The new volunteer’s picture of God’s vast love grew as her heart continued to break for the women she met — women with brilliant minds and beautiful souls, tucked deep inside lives ravaged by devastating circumstances.
The Stepping Stones
It quickly became apparent that Fatzinger had an affinity for connecting with the girls she ministered to. In 2011, when Jeff Shaw launched Out of Darkness, an anti-trafficking ministry of the Atlanta Dream Center, Fatzinger was recommended to him as a trainer for outreach volunteers. Fellow staff members soon came to lean on her for support and wisdom.
“I would say she was definitely a person I would draw from because she had worked so closely with the women,” says Anne Kerr, founder of TrueNorth Freedom Project, a men’s ministry intended to decrease demand for pornography and prostitution, and former assistant director at Out of Darkness. “I would call her because she had connected with them on such a deep level.”
Early on, Fatzinger cultivated that connection through her willingness to answer 3 a.m. calls, provide rides when needed, and sit up overnight with fear-stricken girls.
As a musician, Fatzinger carries her guitar almost everywhere. In the darkest hours, she acts as a conduit for the Holy Spirit, singing girls to sleep with a melodic reminder of hope. It is a simple act of love for those precious to her.
“My favourite thing to do is just sit with the girls through the night, singing Scripture, singing Psalms,” Fatzinger reveals.
It was during one such overnight stay in Atlanta that “God of the Breakthrough” was born. Now on the radio, Fatzinger’s song of triumph and healing was written for her friends who have been trafficked.

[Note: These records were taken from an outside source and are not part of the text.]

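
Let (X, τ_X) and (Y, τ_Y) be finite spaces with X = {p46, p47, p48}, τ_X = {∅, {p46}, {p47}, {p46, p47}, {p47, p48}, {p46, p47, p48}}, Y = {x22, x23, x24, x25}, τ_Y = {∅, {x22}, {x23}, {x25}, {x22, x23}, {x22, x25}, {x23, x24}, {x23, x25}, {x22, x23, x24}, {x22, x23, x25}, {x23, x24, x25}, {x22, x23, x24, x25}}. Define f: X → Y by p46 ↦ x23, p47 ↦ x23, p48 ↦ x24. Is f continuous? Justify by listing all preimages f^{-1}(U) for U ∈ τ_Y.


f IS continuous.

Compute f^{-1}(U) for each U ∈ τ_Y:
  U = ∅: f^{-1}(U) = ∅ ∈ τ_X ✓.
  U = {x22}: f^{-1}(U) = ∅ ∈ τ_X ✓.
  U = {x23}: f^{-1}(U) = {p46, p47} ∈ τ_X ✓.
  U = {x25}: f^{-1}(U) = ∅ ∈ τ_X ✓.
  U = {x22, x23}: f^{-1}(U) = {p46, p47} ∈ τ_X ✓.
  U = {x22, x25}: f^{-1}(U) = ∅ ∈ τ_X ✓.
  U = {x23, x24}: f^{-1}(U) = {p46, p47, p48} ∈ τ_X ✓.
  U = {x23, x25}: f^{-1}(U) = {p46, p47} ∈ τ_X ✓.
  U = {x22, x23, x24}: f^{-1}(U) = {p46, p47, p48} ∈ τ_X ✓.
  U = {x22, x23, x25}: f^{-1}(U) = {p46, p47} ∈ τ_X ✓.
  U = {x23, x24, x25}: f^{-1}(U) = {p46, p47, p48} ∈ τ_X ✓.
  U = {x22, x23, x24, x25}: f^{-1}(U) = {p46, p47, p48} ∈ τ_X ✓.
Every preimage lies in τ_X, so f IS continuous.


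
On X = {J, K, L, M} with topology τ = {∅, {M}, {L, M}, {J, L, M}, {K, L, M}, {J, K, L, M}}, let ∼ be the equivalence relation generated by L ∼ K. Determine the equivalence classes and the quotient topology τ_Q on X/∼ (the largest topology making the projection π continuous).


X/∼ = {[J], [K=L], [M]}; |τ_Q| = 4.

Equivalence classes: [J], [K=L], [M].
Quotient map π: X → X/∼ sends J ↦ [J], K ↦ [K=L], L ↦ [K=L], M ↦ [M].
For each subset V ⊆ X/∼, compute π^{-1}(V) ⊆ X and check whether π^{-1}(V) ∈ τ. V is open in τ_Q iff π^{-1}(V) ∈ τ.
  V = {}: π^{-1}(V) = ∅ ∈ τ ✓.
  V = {[J]}: π^{-1}(V) = {J} ∉ τ ✗.
  V = {[K=L]}: π^{-1}(V) = {K, L} ∉ τ ✗.
  V = {[J], [K=L]}: π^{-1}(V) = {J, K, L} ∉ τ ✗.
  V = {[M]}: π^{-1}(V) = {M} ∈ τ ✓.
  V = {[J], [M]}: π^{-1}(V) = {J, M} ∉ τ ✗.
  V = {[K=L], [M]}: π^{-1}(V) = {K, L, M} ∈ τ ✓.
  V = {[J], [K=L], [M]}: π^{-1}(V) = {J, K, L, M} ∈ τ ✓.
Open sets in the quotient: τ_Q = {{}, {[M]}, {[K=L], [M]}, {[J], [K=L], [M]}} (4 elements).


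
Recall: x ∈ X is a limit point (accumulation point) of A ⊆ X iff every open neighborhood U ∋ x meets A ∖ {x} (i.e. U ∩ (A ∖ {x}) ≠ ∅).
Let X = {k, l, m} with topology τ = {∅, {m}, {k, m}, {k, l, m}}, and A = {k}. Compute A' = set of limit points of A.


A' = {l}

For each x ∈ X, list the open sets U ∈ τ with x ∈ U, then check whether U ∩ (A ∖ {x}) ≠ ∅ for every such U.
  x = k: open {k, m} ∋ x has {k, m} ∩ (A ∖ {k}) = ∅, so x is NOT a limit point.
  x = l: opens ∋ x are {k, l, m}; each meets A ∖ {l}, so x IS a limit point.
  x = m: open {m} ∋ x has {m} ∩ (A ∖ {m}) = ∅, so x is NOT a limit point.
Collecting: A' = {l}.


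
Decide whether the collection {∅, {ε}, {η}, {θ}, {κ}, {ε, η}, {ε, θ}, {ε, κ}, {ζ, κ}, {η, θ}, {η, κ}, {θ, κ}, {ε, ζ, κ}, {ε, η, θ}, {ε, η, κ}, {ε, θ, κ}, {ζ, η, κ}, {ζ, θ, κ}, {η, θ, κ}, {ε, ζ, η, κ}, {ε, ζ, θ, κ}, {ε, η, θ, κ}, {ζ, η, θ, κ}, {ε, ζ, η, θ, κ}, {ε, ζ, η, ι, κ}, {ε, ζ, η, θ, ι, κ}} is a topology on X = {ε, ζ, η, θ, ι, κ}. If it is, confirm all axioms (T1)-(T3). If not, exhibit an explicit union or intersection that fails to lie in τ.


τ IS a topology on X.

Axiom (T1): ∅ ∈ τ? Yes; X ∈ τ? Yes.
Axiom (T2/T3): check pairwise unions and intersections of members of τ.
All pairwise intersections and unions checked — each lies in τ. Therefore τ satisfies (T1), (T2), (T3): it IS a topology on X.


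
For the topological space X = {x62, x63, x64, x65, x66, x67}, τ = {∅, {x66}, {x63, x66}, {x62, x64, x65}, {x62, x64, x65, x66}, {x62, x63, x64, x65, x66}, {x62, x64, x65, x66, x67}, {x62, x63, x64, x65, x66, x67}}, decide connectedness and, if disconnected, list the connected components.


(X, τ) is connected.

Find clopen sets (U ∈ τ with X ∖ U ∈ τ):
  U = ∅, X ∖ U = {x62, x63, x64, x65, x66, x67} — both open, so U is clopen.
  U = {x62, x63, x64, x65, x66, x67}, X ∖ U = ∅ — both open, so U is clopen.
Only trivial clopens (∅ and X) exist, so (X, τ) is connected.
Compute connected components by grouping points that agree on all clopens:
  component: {x62, x63, x64, x65, x66, x67}


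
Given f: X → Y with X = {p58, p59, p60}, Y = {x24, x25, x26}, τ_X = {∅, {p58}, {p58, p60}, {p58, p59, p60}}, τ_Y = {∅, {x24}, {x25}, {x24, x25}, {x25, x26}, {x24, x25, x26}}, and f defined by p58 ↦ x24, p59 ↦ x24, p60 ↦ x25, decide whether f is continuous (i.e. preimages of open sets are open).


f is NOT continuous.

Compute f^{-1}(U) for each U ∈ τ_Y:
  U = ∅: f^{-1}(U) = ∅ ∈ τ_X ✓.
  U = {x24}: f^{-1}(U) = {p58, p59} ∉ τ_X ✗.
  U = {x25}: f^{-1}(U) = {p60} ∉ τ_X ✗.
  U = {x24, x25}: f^{-1}(U) = {p58, p59, p60} ∈ τ_X ✓.
  U = {x25, x26}: f^{-1}(U) = {p60} ∉ τ_X ✗.
  U = {x24, x25, x26}: f^{-1}(U) = {p58, p59, p60} ∈ τ_X ✓.
Found U = {x24} with f^{-1}(U) = {p58, p59} not in τ_X. Therefore f is NOT continuous.


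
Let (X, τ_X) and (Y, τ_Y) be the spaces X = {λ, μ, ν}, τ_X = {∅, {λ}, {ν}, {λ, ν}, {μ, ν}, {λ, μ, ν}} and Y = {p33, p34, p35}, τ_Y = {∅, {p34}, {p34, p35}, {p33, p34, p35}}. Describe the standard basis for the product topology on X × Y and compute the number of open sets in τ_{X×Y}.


Basis B = {∅ × ∅, {λ} × {p34}, {ν} × {p34}, {λ} × {p34, p35}, {λ, ν} × {p34}, {μ, ν} × {p34}, {ν} × {p34, p35}, {λ} × {p33, p34, p35}, {λ, μ, ν} × {p34}, {ν} × {p33, p34, p35}, {λ, ν} × {p34, p35}, {μ, ν} × {p34, p35}, {λ, ν} × {p33, p34, p35}, {λ, μ, ν} × {p34, p35}, {μ, ν} × {p33, p34, p35}, {λ, μ, ν} × {p33, p34, p35}}; |τ_{X×Y}| = 40.

Enumerate products U × V with U ∈ τ_X, V ∈ τ_Y (deduplicated):
  ∅ × ∅ = {} (∅)
  {λ} × {p34} = {(λ,p34)}
  {ν} × {p34} = {(ν,p34)}
  {λ} × {p34, p35} = {(λ,p34), (λ,p35)}
  {λ, ν} × {p34} = {(λ,p34), (ν,p34)}
  {μ, ν} × {p34} = {(μ,p34), (ν,p34)}
  {ν} × {p34, p35} = {(ν,p34), (ν,p35)}
  {λ} × {p33, p34, p35} = {(λ,p33), (λ,p34), (λ,p35)}
  {λ, μ, ν} × {p34} = {(λ,p34), (μ,p34), (ν,p34)}
  {ν} × {p33, p34, p35} = {(ν,p33), (ν,p34), (ν,p35)}
  {λ, ν} × {p34, p35} = {(λ,p34), (λ,p35), (ν,p34), (ν,p35)}
  {μ, ν} × {p34, p35} = {(μ,p34), (μ,p35), (ν,p34), (ν,p35)}
  {λ, ν} × {p33, p34, p35} = {(λ,p33), (λ,p34), (λ,p35), (ν,p33), (ν,p34), (ν,p35)}
  {λ, μ, ν} × {p34, p35} = {(λ,p34), (λ,p35), (μ,p34), (μ,p35), (ν,p34), (ν,p35)}
  {μ, ν} × {p33, p34, p35} = {(μ,p33), (μ,p34), (μ,p35), (ν,p33), (ν,p34), (ν,p35)}
  {λ, μ, ν} × {p33, p34, p35} = {(λ,p33), (λ,p34), (λ,p35), (μ,p33), (μ,p34), (μ,p35), (ν,p33), (ν,p34), (ν,p35)}
These 16 distinct sets form the basis B.
Close under arbitrary unions to get τ_{X×Y}; counting gives |τ_{X×Y}| = 40.


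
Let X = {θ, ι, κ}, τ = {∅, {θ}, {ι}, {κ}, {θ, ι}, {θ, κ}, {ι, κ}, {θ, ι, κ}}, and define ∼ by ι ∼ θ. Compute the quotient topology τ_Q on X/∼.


X/∼ = {[θ=ι], [κ]}; |τ_Q| = 4.

Equivalence classes: [θ=ι], [κ].
Quotient map π: X → X/∼ sends θ ↦ [θ=ι], ι ↦ [θ=ι], κ ↦ [κ].
For each subset V ⊆ X/∼, compute π^{-1}(V) ⊆ X and check whether π^{-1}(V) ∈ τ. V is open in τ_Q iff π^{-1}(V) ∈ τ.
  V = {}: π^{-1}(V) = ∅ ∈ τ ✓.
  V = {[θ=ι]}: π^{-1}(V) = {θ, ι} ∈ τ ✓.
  V = {[κ]}: π^{-1}(V) = {κ} ∈ τ ✓.
  V = {[θ=ι], [κ]}: π^{-1}(V) = {θ, ι, κ} ∈ τ ✓.
Open sets in the quotient: τ_Q = {{}, {[θ=ι]}, {[κ]}, {[θ=ι], [κ]}} (4 elements).


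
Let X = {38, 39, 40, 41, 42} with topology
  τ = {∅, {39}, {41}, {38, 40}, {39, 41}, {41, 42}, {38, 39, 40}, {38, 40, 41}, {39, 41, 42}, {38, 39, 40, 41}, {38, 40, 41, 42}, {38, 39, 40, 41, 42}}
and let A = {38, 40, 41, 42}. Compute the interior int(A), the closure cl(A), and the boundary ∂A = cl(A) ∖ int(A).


int(A) = {38, 40, 41, 42}, cl(A) = {38, 40, 41, 42}, ∂A = ∅.

Closed sets in (X, τ) are complements of opens:
  closed(X, τ) = {∅, {39}, {42}, {38, 40}, {39, 42}, {41, 42}, {38, 39, 40}, {38, 40, 42}, {39, 41, 42}, {38, 39, 40, 42}, {38, 40, 41, 42}, {38, 39, 40, 41, 42}}.
int(A) = ⋃ {U ∈ τ : U ⊆ A}. Opens contained in A: ∅, {41}, {38, 40}, {41, 42}, {38, 40, 41}, {38, 40, 41, 42}.
Taking the union of these: int(A) = {38, 40, 41, 42}.
cl(A) = ⋂ {C closed : A ⊆ C}. Closed sets containing A: {38, 40, 41, 42}, {38, 39, 40, 41, 42}.
Intersecting these: cl(A) = {38, 40, 41, 42}.
∂A = cl(A) ∖ int(A) = {38, 40, 41, 42} ∖ {38, 40, 41, 42} = ∅.


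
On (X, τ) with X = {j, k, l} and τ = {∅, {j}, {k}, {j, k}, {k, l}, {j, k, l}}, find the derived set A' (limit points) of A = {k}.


A' = {l}

For each x ∈ X, list the open sets U ∈ τ with x ∈ U, then check whether U ∩ (A ∖ {x}) ≠ ∅ for every such U.
  x = j: open {j} ∋ x has {j} ∩ (A ∖ {j}) = ∅, so x is NOT a limit point.
  x = k: open {k} ∋ x has {k} ∩ (A ∖ {k}) = ∅, so x is NOT a limit point.
  x = l: opens ∋ x are {k, l}, {j, k, l}; each meets A ∖ {l}, so x IS a limit point.
Collecting: A' = {l}.


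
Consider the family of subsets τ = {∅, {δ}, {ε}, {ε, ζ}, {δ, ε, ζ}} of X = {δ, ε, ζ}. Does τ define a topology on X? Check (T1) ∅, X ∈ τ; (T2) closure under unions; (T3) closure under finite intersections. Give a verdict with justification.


τ is NOT a topology on X.

Axiom (T1): ∅ ∈ τ? Yes; X ∈ τ? Yes.
Axiom (T2/T3): check pairwise unions and intersections of members of τ.
Counterexample for (T2): {δ} ∪ {ε} = {δ, ε} ∉ τ. Therefore τ is NOT a topology.


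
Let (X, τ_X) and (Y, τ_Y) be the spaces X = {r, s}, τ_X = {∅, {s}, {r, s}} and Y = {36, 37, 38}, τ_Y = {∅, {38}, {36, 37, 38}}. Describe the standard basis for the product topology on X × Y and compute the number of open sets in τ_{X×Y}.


Basis B = {∅ × ∅, {s} × {38}, {r, s} × {38}, {s} × {36, 37, 38}, {r, s} × {36, 37, 38}}; |τ_{X×Y}| = 6.

Enumerate products U × V with U ∈ τ_X, V ∈ τ_Y (deduplicated):
  ∅ × ∅ = {} (∅)
  {s} × {38} = {(s,38)}
  {r, s} × {38} = {(r,38), (s,38)}
  {s} × {36, 37, 38} = {(s,36), (s,37), (s,38)}
  {r, s} × {36, 37, 38} = {(r,36), (r,37), (r,38), (s,36), (s,37), (s,38)}
These 5 distinct sets form the basis B.
Close under arbitrary unions to get τ_{X×Y}; counting gives |τ_{X×Y}| = 6.


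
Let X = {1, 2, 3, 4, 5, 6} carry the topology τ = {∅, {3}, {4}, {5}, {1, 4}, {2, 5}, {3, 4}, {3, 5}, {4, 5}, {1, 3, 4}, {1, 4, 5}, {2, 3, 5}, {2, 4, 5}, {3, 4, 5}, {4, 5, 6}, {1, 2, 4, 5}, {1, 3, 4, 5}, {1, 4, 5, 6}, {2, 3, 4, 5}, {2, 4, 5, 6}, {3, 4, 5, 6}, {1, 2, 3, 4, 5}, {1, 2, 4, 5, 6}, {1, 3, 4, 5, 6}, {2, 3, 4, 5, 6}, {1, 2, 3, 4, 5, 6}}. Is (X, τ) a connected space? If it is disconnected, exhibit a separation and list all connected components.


(X, τ) is disconnected; components = [{3}, {1, 2, 4, 5, 6}].

Find clopen sets (U ∈ τ with X ∖ U ∈ τ):
  U = ∅, X ∖ U = {1, 2, 3, 4, 5, 6} — both open, so U is clopen.
  U = {3}, X ∖ U = {1, 2, 4, 5, 6} — both open, so U is clopen.
  U = {1, 2, 4, 5, 6}, X ∖ U = {3} — both open, so U is clopen.
  U = {1, 2, 3, 4, 5, 6}, X ∖ U = ∅ — both open, so U is clopen.
Nontrivial clopen(s) exist: e.g. {1, 2, 4, 5, 6}. So (X, τ) is disconnected.
Compute connected components by grouping points that agree on all clopens:
  component: {3}
  component: {1, 2, 4, 5, 6}


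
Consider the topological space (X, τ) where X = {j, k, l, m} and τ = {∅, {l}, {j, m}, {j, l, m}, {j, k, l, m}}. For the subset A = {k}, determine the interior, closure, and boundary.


int(A) = ∅, cl(A) = {k}, ∂A = {k}.

Closed sets in (X, τ) are complements of opens:
  closed(X, τ) = {∅, {k}, {k, l}, {j, k, m}, {j, k, l, m}}.
int(A) = ⋃ {U ∈ τ : U ⊆ A}. Opens contained in A: ∅.
Taking the union of these: int(A) = ∅.
cl(A) = ⋂ {C closed : A ⊆ C}. Closed sets containing A: {k}, {k, l}, {j, k, m}, {j, k, l, m}.
Intersecting these: cl(A) = {k}.
∂A = cl(A) ∖ int(A) = {k} ∖ ∅ = {k}.


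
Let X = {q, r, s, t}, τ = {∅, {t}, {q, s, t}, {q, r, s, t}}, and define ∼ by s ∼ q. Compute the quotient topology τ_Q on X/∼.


X/∼ = {[q=s], [r], [t]}; |τ_Q| = 4.

Equivalence classes: [q=s], [r], [t].
Quotient map π: X → X/∼ sends q ↦ [q=s], r ↦ [r], s ↦ [q=s], t ↦ [t].
For each subset V ⊆ X/∼, compute π^{-1}(V) ⊆ X and check whether π^{-1}(V) ∈ τ. V is open in τ_Q iff π^{-1}(V) ∈ τ.
  V = {}: π^{-1}(V) = ∅ ∈ τ ✓.
  V = {[q=s]}: π^{-1}(V) = {q, s} ∉ τ ✗.
  V = {[r]}: π^{-1}(V) = {r} ∉ τ ✗.
  V = {[q=s], [r]}: π^{-1}(V) = {q, r, s} ∉ τ ✗.
  V = {[t]}: π^{-1}(V) = {t} ∈ τ ✓.
  V = {[q=s], [t]}: π^{-1}(V) = {q, s, t} ∈ τ ✓.
  V = {[r], [t]}: π^{-1}(V) = {r, t} ∉ τ ✗.
  V = {[q=s], [r], [t]}: π^{-1}(V) = {q, r, s, t} ∈ τ ✓.
Open sets in the quotient: τ_Q = {{}, {[t]}, {[q=s], [t]}, {[q=s], [r], [t]}} (4 elements).


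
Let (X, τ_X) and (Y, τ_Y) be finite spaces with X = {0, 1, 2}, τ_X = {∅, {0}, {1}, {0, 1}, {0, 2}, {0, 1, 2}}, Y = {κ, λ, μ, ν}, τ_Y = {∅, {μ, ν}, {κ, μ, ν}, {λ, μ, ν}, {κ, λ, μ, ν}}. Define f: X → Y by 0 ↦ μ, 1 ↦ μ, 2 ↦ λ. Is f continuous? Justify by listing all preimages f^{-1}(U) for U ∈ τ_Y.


f IS continuous.

Compute f^{-1}(U) for each U ∈ τ_Y:
  U = ∅: f^{-1}(U) = ∅ ∈ τ_X ✓.
  U = {μ, ν}: f^{-1}(U) = {0, 1} ∈ τ_X ✓.
  U = {κ, μ, ν}: f^{-1}(U) = {0, 1} ∈ τ_X ✓.
  U = {λ, μ, ν}: f^{-1}(U) = {0, 1, 2} ∈ τ_X ✓.
  U = {κ, λ, μ, ν}: f^{-1}(U) = {0, 1, 2} ∈ τ_X ✓.
Every preimage lies in τ_X, so f IS continuous.


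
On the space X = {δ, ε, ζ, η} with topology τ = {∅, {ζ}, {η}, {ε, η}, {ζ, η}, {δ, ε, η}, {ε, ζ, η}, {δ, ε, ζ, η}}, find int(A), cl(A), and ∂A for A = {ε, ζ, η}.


int(A) = {ε, ζ, η}, cl(A) = {δ, ε, ζ, η}, ∂A = {δ}.

Closed sets in (X, τ) are complements of opens:
  closed(X, τ) = {∅, {δ}, {ζ}, {δ, ε}, {δ, ζ}, {δ, ε, ζ}, {δ, ε, η}, {δ, ε, ζ, η}}.
int(A) = ⋃ {U ∈ τ : U ⊆ A}. Opens contained in A: ∅, {ζ}, {η}, {ε, η}, {ζ, η}, {ε, ζ, η}.
Taking the union of these: int(A) = {ε, ζ, η}.
cl(A) = ⋂ {C closed : A ⊆ C}. Closed sets containing A: {δ, ε, ζ, η}.
Intersecting these: cl(A) = {δ, ε, ζ, η}.
∂A = cl(A) ∖ int(A) = {δ, ε, ζ, η} ∖ {ε, ζ, η} = {δ}.


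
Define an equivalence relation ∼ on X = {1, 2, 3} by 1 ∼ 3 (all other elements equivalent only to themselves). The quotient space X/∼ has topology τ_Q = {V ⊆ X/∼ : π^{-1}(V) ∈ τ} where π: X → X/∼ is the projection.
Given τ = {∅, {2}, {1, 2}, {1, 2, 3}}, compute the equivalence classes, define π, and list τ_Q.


X/∼ = {[1=3], [2]}; |τ_Q| = 3.

Equivalence classes: [1=3], [2].
Quotient map π: X → X/∼ sends 1 ↦ [1=3], 2 ↦ [2], 3 ↦ [1=3].
For each subset V ⊆ X/∼, compute π^{-1}(V) ⊆ X and check whether π^{-1}(V) ∈ τ. V is open in τ_Q iff π^{-1}(V) ∈ τ.
  V = {}: π^{-1}(V) = ∅ ∈ τ ✓.
  V = {[1=3]}: π^{-1}(V) = {1, 3} ∉ τ ✗.
  V = {[2]}: π^{-1}(V) = {2} ∈ τ ✓.
  V = {[1=3], [2]}: π^{-1}(V) = {1, 2, 3} ∈ τ ✓.
Open sets in the quotient: τ_Q = {{}, {[2]}, {[1=3], [2]}} (3 elements).


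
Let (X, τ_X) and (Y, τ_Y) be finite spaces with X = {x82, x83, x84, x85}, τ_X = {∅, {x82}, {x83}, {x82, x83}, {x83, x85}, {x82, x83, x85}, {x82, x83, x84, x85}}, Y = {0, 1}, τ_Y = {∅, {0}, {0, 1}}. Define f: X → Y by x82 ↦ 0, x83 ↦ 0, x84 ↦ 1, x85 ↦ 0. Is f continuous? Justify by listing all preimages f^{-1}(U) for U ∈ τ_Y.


f IS continuous.

Compute f^{-1}(U) for each U ∈ τ_Y:
  U = ∅: f^{-1}(U) = ∅ ∈ τ_X ✓.
  U = {0}: f^{-1}(U) = {x82, x83, x85} ∈ τ_X ✓.
  U = {0, 1}: f^{-1}(U) = {x82, x83, x84, x85} ∈ τ_X ✓.
Every preimage lies in τ_X, so f IS continuous.


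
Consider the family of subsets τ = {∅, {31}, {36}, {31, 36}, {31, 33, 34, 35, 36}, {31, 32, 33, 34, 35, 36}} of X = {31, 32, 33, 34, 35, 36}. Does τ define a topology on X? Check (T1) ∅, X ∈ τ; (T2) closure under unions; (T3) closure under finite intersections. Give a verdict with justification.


τ IS a topology on X.

Axiom (T1): ∅ ∈ τ? Yes; X ∈ τ? Yes.
Axiom (T2/T3): check pairwise unions and intersections of members of τ.
All pairwise intersections and unions checked — each lies in τ. Therefore τ satisfies (T1), (T2), (T3): it IS a topology on X.


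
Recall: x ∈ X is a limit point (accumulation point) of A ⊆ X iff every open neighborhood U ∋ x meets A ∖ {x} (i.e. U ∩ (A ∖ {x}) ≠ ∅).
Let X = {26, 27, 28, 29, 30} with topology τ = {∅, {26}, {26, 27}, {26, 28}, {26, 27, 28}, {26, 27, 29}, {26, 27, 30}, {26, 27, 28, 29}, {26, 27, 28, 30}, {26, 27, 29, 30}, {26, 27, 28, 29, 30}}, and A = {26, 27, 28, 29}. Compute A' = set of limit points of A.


A' = {27, 28, 29, 30}

For each x ∈ X, list the open sets U ∈ τ with x ∈ U, then check whether U ∩ (A ∖ {x}) ≠ ∅ for every such U.
  x = 26: open {26} ∋ x has {26} ∩ (A ∖ {26}) = ∅, so x is NOT a limit point.
  x = 27: opens ∋ x are {26, 27}, {26, 27, 28}, {26, 27, 29}, {26, 27, 30}, {26, 27, 28, 29}, {26, 27, 28, 30}, {26, 27, 29, 30}, {26, 27, 28, 29, 30}; each meets A ∖ {27}, so x IS a limit point.
  x = 28: opens ∋ x are {26, 28}, {26, 27, 28}, {26, 27, 28, 29}, {26, 27, 28, 30}, {26, 27, 28, 29, 30}; each meets A ∖ {28}, so x IS a limit point.
  x = 29: opens ∋ x are {26, 27, 29}, {26, 27, 28, 29}, {26, 27, 29, 30}, {26, 27, 28, 29, 30}; each meets A ∖ {29}, so x IS a limit point.
  x = 30: opens ∋ x are {26, 27, 30}, {26, 27, 28, 30}, {26, 27, 29, 30}, {26, 27, 28, 29, 30}; each meets A ∖ {30}, so x IS a limit point.
Collecting: A' = {27, 28, 29, 30}.


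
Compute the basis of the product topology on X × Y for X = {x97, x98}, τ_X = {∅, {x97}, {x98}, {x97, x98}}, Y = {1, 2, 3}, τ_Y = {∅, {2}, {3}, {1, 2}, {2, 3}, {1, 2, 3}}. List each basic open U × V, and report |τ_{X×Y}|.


Basis B = {∅ × ∅, {x97} × {2}, {x97} × {3}, {x98} × {2}, {x98} × {3}, {x97} × {1, 2}, {x97} × {2, 3}, {x97, x98} × {2}, {x97, x98} × {3}, {x98} × {1, 2}, {x98} × {2, 3}, {x97} × {1, 2, 3}, {x98} × {1, 2, 3}, {x97, x98} × {1, 2}, {x97, x98} × {2, 3}, {x97, x98} × {1, 2, 3}}; |τ_{X×Y}| = 36.

Enumerate products U × V with U ∈ τ_X, V ∈ τ_Y (deduplicated):
  ∅ × ∅ = {} (∅)
  {x97} × {2} = {(x97,2)}
  {x97} × {3} = {(x97,3)}
  {x98} × {2} = {(x98,2)}
  {x98} × {3} = {(x98,3)}
  {x97} × {1, 2} = {(x97,1), (x97,2)}
  {x97} × {2, 3} = {(x97,2), (x97,3)}
  {x97, x98} × {2} = {(x97,2), (x98,2)}
  {x97, x98} × {3} = {(x97,3), (x98,3)}
  {x98} × {1, 2} = {(x98,1), (x98,2)}
  {x98} × {2, 3} = {(x98,2), (x98,3)}
  {x97} × {1, 2, 3} = {(x97,1), (x97,2), (x97,3)}
  {x98} × {1, 2, 3} = {(x98,1), (x98,2), (x98,3)}
  {x97, x98} × {1, 2} = {(x97,1), (x97,2), (x98,1), (x98,2)}
  {x97, x98} × {2, 3} = {(x97,2), (x97,3), (x98,2), (x98,3)}
  {x97, x98} × {1, 2, 3} = {(x97,1), (x97,2), (x97,3), (x98,1), (x98,2), (x98,3)}
These 16 distinct sets form the basis B.
Close under arbitrary unions to get τ_{X×Y}; counting gives |τ_{X×Y}| = 36.


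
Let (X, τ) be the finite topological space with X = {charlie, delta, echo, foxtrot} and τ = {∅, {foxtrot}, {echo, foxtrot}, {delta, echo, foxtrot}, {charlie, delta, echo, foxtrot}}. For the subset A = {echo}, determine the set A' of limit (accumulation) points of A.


A' = {charlie, delta}

For each x ∈ X, list the open sets U ∈ τ with x ∈ U, then check whether U ∩ (A ∖ {x}) ≠ ∅ for every such U.
  x = charlie: opens ∋ x are {charlie, delta, echo, foxtrot}; each meets A ∖ {charlie}, so x IS a limit point.
  x = delta: opens ∋ x are {delta, echo, foxtrot}, {charlie, delta, echo, foxtrot}; each meets A ∖ {delta}, so x IS a limit point.
  x = echo: open {echo, foxtrot} ∋ x has {echo, foxtrot} ∩ (A ∖ {echo}) = ∅, so x is NOT a limit point.
  x = foxtrot: open {foxtrot} ∋ x has {foxtrot} ∩ (A ∖ {foxtrot}) = ∅, so x is NOT a limit point.
Collecting: A' = {charlie, delta}.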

Initially, Fatzinger hoped to launch her own recovery centre, a campus where victims of human trafficking could be at home and receive healing through strong friendships, responsibility, and education.
But as time went on, her view shifted to “protecting the vulnerable,” those most at risk for being targeted by traffickers. In an effort to stop slavery before it begins, Fatzinger focuses on 18-year-olds exiting the foster care system without familial protection or job training. So began the plan for Sparrow’s Nest, a place to help young women become self-sufficient by providing shelter, teaching marketable skills, and demonstrating the love of Christ.
Fatzinger’s husband Shane is key member on Sparrow’s Nest’s Board of Directors, offering strategic administrative guidance. In addition, Fatzinger says her spouse “provides an anchor to reality,” reminding her of goodness when she is surrounded by injustice, and encouraging her when she questions her calling.
“I try to support her vision, especially when she feels like maybe she’s misheard or misunderstood the Lord on it,” Shane says. “I can see through what has happened in the lives of the girls that this is where God has led her.”
Others can see it too.
“When I think of Amy, I think of obedience. The Lord calls her, and she goes,” Kerr says. “She has been refined for this in the fire, through her experiences as a young adult and young mother, and God is faithful to finish what He starts.”
Fatzinger likens her vision for Sparrow’s Nest to the mission of Moses, a man of weak speech and weaker confidence, called to free a people dear to God. Though Sparrow’s Nest is expected to launch no sooner than 2016, efforts to partner with other ministries and agencies are already in motion.
“I don’t mind slow,” Fatzinger shrugs. “I want something that far outlasts my earthly life. My weak, weak, weak, lame ‘yes’ is still on the table. He’s going to do what He’s going to do anyway. This vision has never been mine.”
It has been a hard path. In giving herself to ministry, Fatzinger has not shielded herself from the shocking reality of hurt that humans are capable of inflicting on one another. She has opened her ears and eyes to painful stories that many would close their eyes and cross the street to avoid. Far from emerging unscathed, she has at times contended with feelings of deep depression and anxiety in the process. But, she says, His enduring faithfulness makes her able.
“There is a very high rate of burnout on this end of ministry. I just have to rely on the fact that He cannot be unfaithful. He cannot be untrue.”